原子核内に中性子を取り込み、その後中性子が陽子へと崩壊(ベータ崩壊)することで、より原子番号が大きく重い元素が生成されるのです。
中性子捕獲反応は「r過程」と「s過程」に分けられます。
中性子捕獲がベータ崩壊に比べて速く(rapidに)進行するのがr過程、遅く(slowに)進行するのがs過程です。
r過程は超新星爆発や中性子星同士の合体など、より高エネルギーで中性子が豊富な環境下で起こります。
またr過程で生成される原子核は、ベータ崩壊が起こる前にどんどん中性子を捕獲する分、s過程で生成されるよりも中性子が豊富で、非常に重い原子核が生成されます。
r過程でどこまで重い元素が生成されるのかについてはまだよくわかっていない部分が多い現状です。
またr過程で生成されるような非常に重い原子核は不安定であり、2つのより軽い、中質量の原子核のペアに分裂します。
よってr過程によっても、中質量の原子核が生成されると言えます。
逆に、分裂後の2つの中質量の原子核のペアを見つけられれば、それらを足し合わせることで、分裂前の非常に重い原子核の情報が得られそうです。
●最重量の原子核の痕跡を新発見
ミシガン大学などの研究チームは、これまで自然で発見されたことがないほど非常に重い原子核が、r過程によって生成されることを突き止め、その成果を2023年12月に公表しました。

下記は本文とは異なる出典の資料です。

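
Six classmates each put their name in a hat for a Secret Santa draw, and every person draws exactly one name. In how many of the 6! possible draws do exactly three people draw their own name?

40

Choose which 3 of the 6 are fixed: C(6,3) = 20.
The remaining 3 must be deranged: !3 = 2.
Total: 20 × 2 = 40.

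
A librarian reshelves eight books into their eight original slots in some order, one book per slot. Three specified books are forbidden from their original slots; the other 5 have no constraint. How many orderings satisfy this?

27240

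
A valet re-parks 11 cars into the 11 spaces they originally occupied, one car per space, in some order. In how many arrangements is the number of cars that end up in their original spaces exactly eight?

Choose which 8 of the 11 are fixed: C(11,8) = 165.
The remaining 3 must be deranged: !3 = 2.
Total: 165 × 2 = 330.

330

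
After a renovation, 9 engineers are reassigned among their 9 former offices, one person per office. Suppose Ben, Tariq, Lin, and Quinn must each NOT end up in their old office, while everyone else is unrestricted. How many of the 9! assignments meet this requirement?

Let A_j be the event that the j-th constrained one is fixed. By inclusion-exclusion over the 4 events:
Σ_{j=0}^{4} (-1)^j C(4,j)(9-j)!
= C(4,0)·9! - C(4,1)·8! + C(4,2)·7! - C(4,3)·6! + C(4,4)·5!
= 362880 - 161280 + 30240 - 2880 + 120
= 229080

229080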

研究チームは天の川銀河の恒星から、これまでによく分析されている古い恒星を42個厳選し、それらに含まれる、r過程によって生成される重元素の存在量を調べました。
ここで研究チームは、これらの星に含まれる各重元素の量を個々に調べるのではなく、各グループに分け、それらの間の関係性を調べました。

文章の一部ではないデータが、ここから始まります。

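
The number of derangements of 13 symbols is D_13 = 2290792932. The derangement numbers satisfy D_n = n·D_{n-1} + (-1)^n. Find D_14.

D_14 = 14·2290792932 + 1 = 32071101049.

32071101049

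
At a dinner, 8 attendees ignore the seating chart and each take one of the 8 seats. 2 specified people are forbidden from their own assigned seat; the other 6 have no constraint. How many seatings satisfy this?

Inclusion-exclusion on the 2 forbidden self-matches:
Σ_{j=0}^{2} (-1)^j C(2,j)(8-j)!
= C(2,0)·8! - C(2,1)·7! + C(2,2)·6!
= 40320 - 10080 + 720
= 30960

30960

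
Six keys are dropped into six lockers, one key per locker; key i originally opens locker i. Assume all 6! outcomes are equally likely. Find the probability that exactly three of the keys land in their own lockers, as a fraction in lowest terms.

1/18

Favorable outcomes: C(6,3)·!3 = 20·2 = 40.
Total outcomes: 6! = 720.
Probability = 40/720 = 1/18.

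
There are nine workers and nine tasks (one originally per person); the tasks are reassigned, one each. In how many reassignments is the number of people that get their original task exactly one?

133497

Choose which one of the 9 is fixed: C(9,1) = 9.
The other 8 form a derangement: !8 = 14833.
Total: 9 × 14833 = 133497.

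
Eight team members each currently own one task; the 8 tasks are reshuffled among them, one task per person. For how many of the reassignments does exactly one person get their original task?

14832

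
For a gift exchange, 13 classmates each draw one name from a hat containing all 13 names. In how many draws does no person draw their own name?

2290792932

!13 is the nearest integer to 13!/e.
13! = 6227020800, and 6227020800/e ≈ 2290792932.07, so !13 = 2290792932.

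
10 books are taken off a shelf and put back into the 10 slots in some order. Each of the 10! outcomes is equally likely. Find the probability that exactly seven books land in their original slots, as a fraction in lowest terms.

Favorable outcomes: C(10,7)·!3 = 120·2 = 240.
Total outcomes: 10! = 3628800.
Probability = 240/3628800 = 1/15120.

1/15120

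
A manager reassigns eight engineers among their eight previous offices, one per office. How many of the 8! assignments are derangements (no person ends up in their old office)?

14833

The subfactorial !8 = [8!/e] (nearest integer).
8! = 40320, and 40320/e ≈ 14832.90, so !8 = 14833.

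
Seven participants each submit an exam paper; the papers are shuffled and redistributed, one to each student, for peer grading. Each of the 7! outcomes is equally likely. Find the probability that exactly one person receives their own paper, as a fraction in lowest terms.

Favorable outcomes: C(7,1)·!6 = 7·265 = 1855.
Total outcomes: 7! = 5040.
Probability = 1855/5040 = 53/144.

53/144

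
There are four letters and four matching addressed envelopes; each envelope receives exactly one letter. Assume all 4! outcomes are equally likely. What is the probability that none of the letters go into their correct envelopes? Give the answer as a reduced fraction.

Favorable outcomes: !4 = 9.
Total outcomes: 4! = 24.
Probability = 9/24 = 3/8.

3/8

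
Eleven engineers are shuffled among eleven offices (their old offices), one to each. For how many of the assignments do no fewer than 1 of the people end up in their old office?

25232230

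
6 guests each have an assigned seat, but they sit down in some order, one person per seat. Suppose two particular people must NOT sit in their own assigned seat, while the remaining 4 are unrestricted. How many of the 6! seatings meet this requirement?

504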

具体的には原子番号が44~47かつ質量数が99~110の原子核(以下グループ1)と、原子番号が63~78かつ質量数が150以上の原子核(以下グループ2)の関係を調べました。
その結果、グループ1とグループ2との間に、存在量の相関が見られたのです。
一方でグループ1は、それより少し軽い原子核(原子番号が34~42)と、少し重い原子核(原子番号が48~62)に対しては存在量の相関が見られませんでした。
これらは、r過程によって非常に重い原子核が生成され、それが分裂することでグループ1とグループ2の原子核が同時に生成されたと考えると上手く説明できます。
ここで分裂前の原子核の情報は、グループ1とグループ2の原子核を単に足し合わせることで得ることができます。
その結果、質量数260を超える超重元素がr過程によって生成されていたことが示されました。
これほど重い原子核が自然に生成されることはこれまで知られていなかったほどです。
今回の研究により、r過程でどこまで重い元素が生成されるのかのより深い理解に繋がるだけでなく、実験するには危険な核分裂反応のより詳細な性質を理解することにも繋がると期待されています。